- Persona memory stores the agent’s identity, personality traits, roles, expertise, and communication style.
- Toolbox memory contains tool definitions, metadata, parameter schemas, and embeddings for the agent’s capabilities.
- Conversation memory stores the history of exchanges between the user and the agent.
- Workflow memory tracks the state of multistep processes.
- Episodic memory stores specific events or experiences the agent has encountered.
- Long-term memory (knowledge base) provides the agent with a persistent store of background knowledge.
- Agent registry is a repository for facts and information about entities the agent interacts with, such as humans, other agents, or APIs.
- Entity memory stores facts and data associated with the various entities an agent interacts with during its operation.
- Working memory serves as a temporary, active processing space, which is implemented through the large language model’s context window.

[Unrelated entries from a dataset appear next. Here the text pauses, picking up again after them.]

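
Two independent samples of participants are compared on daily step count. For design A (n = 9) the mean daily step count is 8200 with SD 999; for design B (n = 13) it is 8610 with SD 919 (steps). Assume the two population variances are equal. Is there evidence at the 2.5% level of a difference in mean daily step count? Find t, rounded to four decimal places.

Let group 1 = design A, group 2 = design B. H0: μ_1 = μ_2; H1: μ_1 ≠ μ_2 (two-sample pooled-variance t-test, two-sided).
s_p² = [(9−1)·999² + (13−1)·919²]/(9+13−2) = 905937
t = (8200 − 8610)/√[905937·(1/9 + 1/13)] = -0.9934
df = n₁ + n₂ − 2 = 20
Two-sided p-value ≈ 0.332
Since p ≈ 0.332 > α = 0.025, fail to reject H0; the evidence is not statistically significant.

-0.9934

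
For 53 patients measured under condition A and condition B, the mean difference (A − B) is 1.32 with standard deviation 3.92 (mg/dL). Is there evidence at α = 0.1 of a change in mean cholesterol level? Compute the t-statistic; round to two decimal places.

H0: μ_d = 0; H1: μ_d ≠ 0 (paired t-test on the differences, two-sided).
t = d̄/(s_d/√n) = 1.32/(3.92/√53) = 2.45
df = n − 1 = 52
Two-sided p-value ≈ 0.018
Since p ≈ 0.018 < α = 0.1, reject H0; the data support H1.

2.45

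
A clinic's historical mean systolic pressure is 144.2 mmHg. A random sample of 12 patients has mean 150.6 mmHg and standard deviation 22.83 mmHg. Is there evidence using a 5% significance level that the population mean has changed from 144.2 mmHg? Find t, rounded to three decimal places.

0.971

H0: μ = 144.2; H1: μ ≠ 144.2 (one-sample t-test, two-sided).
t = (x̄ − μ₀)/(s/√n) = (150.6 − 144.2)/(22.83/√12) = 0.971
df = n − 1 = 11
Two-sided p-value ≈ 0.3524
Since p ≈ 0.3524 > α = 0.05, fail to reject H0; the data do not provide sufficient evidence against H0.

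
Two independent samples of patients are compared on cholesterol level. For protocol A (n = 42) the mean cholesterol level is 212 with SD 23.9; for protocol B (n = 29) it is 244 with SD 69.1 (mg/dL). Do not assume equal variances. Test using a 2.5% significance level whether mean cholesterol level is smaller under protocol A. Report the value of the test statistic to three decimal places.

-2.397

Let group 1 = protocol A, group 2 = protocol B. H0: μ_1 = μ_2; H1: μ_1 < μ_2 (Welch's two-sample t-test, left-tailed).
t = (x̄_1 − x̄_2)/√(s_1²/n_1 + s_2²/n_2) = (212 − 244)/√(23.9²/42 + 69.1²/29) = -2.397
Welch–Satterthwaite df ≈ 32.66
p-value = P(T ≤ -2.397) ≈ 0.011
Since p ≈ 0.011 < α = 0.025, reject H0; the evidence is statistically significant.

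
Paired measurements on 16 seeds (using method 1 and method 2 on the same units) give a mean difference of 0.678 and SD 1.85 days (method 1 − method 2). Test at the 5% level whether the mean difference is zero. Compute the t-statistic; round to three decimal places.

H0: μ_d = 0; H1: μ_d ≠ 0 (paired t-test on the differences, two-sided).
t = d̄/(s_d/√n) = 0.678/(1.85/√16) = 1.466
df = n − 1 = 15
Two-sided p-value ≈ 0.1633
Since p ≈ 0.1633 > α = 0.05, fail to reject H0; the data do not provide sufficient evidence against H0.

1.466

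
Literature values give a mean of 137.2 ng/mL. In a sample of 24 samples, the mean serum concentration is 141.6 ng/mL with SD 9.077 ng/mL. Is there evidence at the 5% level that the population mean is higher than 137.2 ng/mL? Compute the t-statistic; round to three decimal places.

2.375

H0: μ = 137.2; H1: μ > 137.2 (one-sample t-test, right-tailed).
t = (x̄ − μ₀)/(s/√n) = (141.6 − 137.2)/(9.077/√24) = 2.375
df = n − 1 = 23
p-value = P(T ≥ 2.375) ≈ 0.0131
Since p ≈ 0.0131 < α = 0.05, reject H0; the data support H1.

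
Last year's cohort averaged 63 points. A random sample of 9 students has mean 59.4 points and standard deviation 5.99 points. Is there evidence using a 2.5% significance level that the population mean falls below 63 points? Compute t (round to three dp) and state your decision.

H0: μ = 63; H1: μ < 63 (one-sample t-test, left-tailed).
t = (x̄ − μ₀)/(s/√n) = (59.4 − 63)/(5.99/√9) = -1.803
df = n − 1 = 8
p-value = P(T ≤ -1.803) ≈ 0.055
Since p ≈ 0.055 > α = 0.025, fail to reject H0; the data do not provide sufficient evidence against H0.

t = -1.803; fail to reject H0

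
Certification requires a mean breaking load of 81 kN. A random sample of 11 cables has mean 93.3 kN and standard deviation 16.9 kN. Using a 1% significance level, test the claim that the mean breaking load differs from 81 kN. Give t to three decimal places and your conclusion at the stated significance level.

H0: μ = 81; H1: μ ≠ 81 (one-sample t-test, two-sided).
t = (x̄ − μ₀)/(s/√n) = (93.3 − 81)/(16.9/√11) = 2.414
df = n − 1 = 10
Two-sided p-value ≈ 0.0364
Since p ≈ 0.0364 > α = 0.01, fail to reject H0; the evidence is not statistically significant.

t = 2.414; fail to reject H0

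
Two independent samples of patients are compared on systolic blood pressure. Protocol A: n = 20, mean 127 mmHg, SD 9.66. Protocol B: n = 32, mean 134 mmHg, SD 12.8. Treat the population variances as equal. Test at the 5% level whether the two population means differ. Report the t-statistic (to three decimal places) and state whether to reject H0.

Let group 1 = protocol A, group 2 = protocol B. H0: μ_1 = μ_2; H1: μ_1 ≠ μ_2 (two-sample pooled-variance t-test, two-sided).
s_p² = [(20−1)·9.66² + (32−1)·12.8²]/(20+32−2) = 137.041
t = (127 − 134)/√[137.041·(1/20 + 1/32)] = -2.098
df = n₁ + n₂ − 2 = 50
Two-sided p-value ≈ 0.0410
Since p ≈ 0.0410 < α = 0.05, reject H0; the evidence is statistically significant.

t = -2.098; reject H0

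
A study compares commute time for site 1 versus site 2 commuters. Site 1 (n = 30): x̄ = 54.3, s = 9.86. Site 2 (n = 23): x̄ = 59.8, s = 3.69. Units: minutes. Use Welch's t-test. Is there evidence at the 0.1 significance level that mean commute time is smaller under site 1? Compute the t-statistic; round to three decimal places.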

That’s a lot of “memories,” but how do we bring them to life? The industry is still figuring that out, but for most enterprises today, RAG is the most common way of improving an AI application’s memory. In RAG, the AI pulls in relevant facts from a knowledge base (database) to ground its answers. Instead of relying solely on what’s packed in the model’s training (which may be outdated or too general), the AI performs a search in an external store, often a vector database, to retrieve up-to-date or detailed information. This allows the system to “remember” things it was never explicitly trained on, for example, a company’s internal documents or a specific user’s history, which it can then incorporate into its response.

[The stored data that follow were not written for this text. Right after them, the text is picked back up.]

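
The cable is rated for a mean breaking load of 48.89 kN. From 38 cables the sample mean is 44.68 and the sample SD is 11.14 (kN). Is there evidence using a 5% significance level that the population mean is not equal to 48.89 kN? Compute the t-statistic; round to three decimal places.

H0: μ = 48.89; H1: μ ≠ 48.89 (one-sample t-test, two-sided).
t = (x̄ − μ₀)/(s/√n) = (44.68 − 48.89)/(11.14/√38) = -2.330
df = n − 1 = 37
Two-sided p-value ≈ 0.025
Since p ≈ 0.025 < α = 0.05, reject H0; the evidence is statistically significant.

-2.330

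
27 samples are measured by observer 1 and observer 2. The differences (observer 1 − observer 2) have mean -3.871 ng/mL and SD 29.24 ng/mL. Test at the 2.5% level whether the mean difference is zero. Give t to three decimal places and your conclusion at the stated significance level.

H0: μ_d = 0; H1: μ_d ≠ 0 (paired t-test on the differences, two-sided).
t = d̄/(s_d/√n) = -3.871/(29.24/√27) = -0.688
df = n − 1 = 26
Two-sided p-value ≈ 0.498
Since p ≈ 0.498 > α = 0.025, fail to reject H0; the data do not provide sufficient evidence against H0.

t = -0.688; fail to reject H0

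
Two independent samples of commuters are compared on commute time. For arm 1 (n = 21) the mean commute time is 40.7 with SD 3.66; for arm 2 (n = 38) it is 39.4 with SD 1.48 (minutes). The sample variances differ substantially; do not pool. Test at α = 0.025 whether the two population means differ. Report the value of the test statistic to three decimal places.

Let group 1 = arm 1, group 2 = arm 2. H0: μ_1 = μ_2; H1: μ_1 ≠ μ_2 (Welch's two-sample t-test, two-sided).
t = (x̄_1 − x̄_2)/√(s_1²/n_1 + s_2²/n_2) = (40.7 − 39.4)/√(3.66²/21 + 1.48²/38) = 1.559
Welch–Satterthwaite df ≈ 23.67
Two-sided p-value ≈ 0.132
Since p ≈ 0.132 > α = 0.025, fail to reject H0; the data do not provide sufficient evidence against H0.

1.559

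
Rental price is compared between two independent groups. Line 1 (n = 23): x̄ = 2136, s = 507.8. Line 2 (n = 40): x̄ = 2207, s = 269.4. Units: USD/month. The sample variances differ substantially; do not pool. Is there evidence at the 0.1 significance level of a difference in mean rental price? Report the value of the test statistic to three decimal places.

Let group 1 = line 1, group 2 = line 2. H0: μ_1 = μ_2; H1: μ_1 ≠ μ_2 (Welch's two-sample t-test, two-sided).
t = (x̄_1 − x̄_2)/√(s_1²/n_1 + s_2²/n_2) = (2136 − 2207)/√(507.8²/23 + 269.4²/40) = -0.622
Welch–Satterthwaite df ≈ 29.26
Two-sided p-value ≈ 0.539
Since p ≈ 0.539 > α = 0.1, fail to reject H0; the evidence is not statistically significant.

-0.622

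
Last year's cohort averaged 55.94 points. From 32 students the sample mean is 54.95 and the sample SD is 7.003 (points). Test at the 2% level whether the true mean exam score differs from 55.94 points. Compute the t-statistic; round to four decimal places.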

By augmenting prompts with data fetched from a database, AI systems can hold a coherent conversation over time and answer domain-specific questions accurately, essentially gaining state and long-term memory beyond their fixed model parameters. It’s a way to ensure that AI doesn’t start from zero every time; it can recall what was said earlier and tap into facts beyond its training cutoff. In short, databases (particularly vector stores) are proving essential to AI’s long-term memory.

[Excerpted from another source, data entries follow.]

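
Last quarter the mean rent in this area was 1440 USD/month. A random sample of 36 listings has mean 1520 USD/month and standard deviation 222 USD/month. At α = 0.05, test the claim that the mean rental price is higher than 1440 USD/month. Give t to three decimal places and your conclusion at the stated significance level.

t = 2.162; reject H0

H0: μ = 1440; H1: μ > 1440 (one-sample t-test, right-tailed).
t = (x̄ − μ₀)/(s/√n) = (1520 − 1440)/(222/√36) = 2.162
df = n − 1 = 35
p-value = P(T ≥ 2.162) ≈ 0.019
Since p ≈ 0.019 < α = 0.05, reject H0; the data support H1.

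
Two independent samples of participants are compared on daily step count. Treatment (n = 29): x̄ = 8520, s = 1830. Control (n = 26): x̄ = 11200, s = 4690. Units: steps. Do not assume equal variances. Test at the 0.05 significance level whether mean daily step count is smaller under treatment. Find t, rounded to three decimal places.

Let group 1 = treatment, group 2 = control. H0: μ_1 = μ_2; H1: μ_1 < μ_2 (Welch's two-sample t-test, left-tailed).
t = (x̄_1 − x̄_2)/√(s_1²/n_1 + s_2²/n_2) = (8520 − 11200)/√(1830²/29 + 4690²/26) = -2.733
Welch–Satterthwaite df ≈ 31.76
p-value = P(T ≤ -2.733) ≈ 0.0051
Since p ≈ 0.0051 < α = 0.05, reject H0; the data support H1.

-2.733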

Vectors, graphs, and hybrid memories
Not all memories are created equal, of course, and not all databases work the same way. As an industry, we’re currently experimenting with different database technologies to serve as AI memory, each with strengths and trade-offs. As mentioned, vector databases are the poster child of AI memory. They excel at semantic similarity search, finding pieces of information that are related in meaning, not just by keywords. This makes them ideal for unstructured data like chunks of text: Ask a question, and find the passage that best answers it.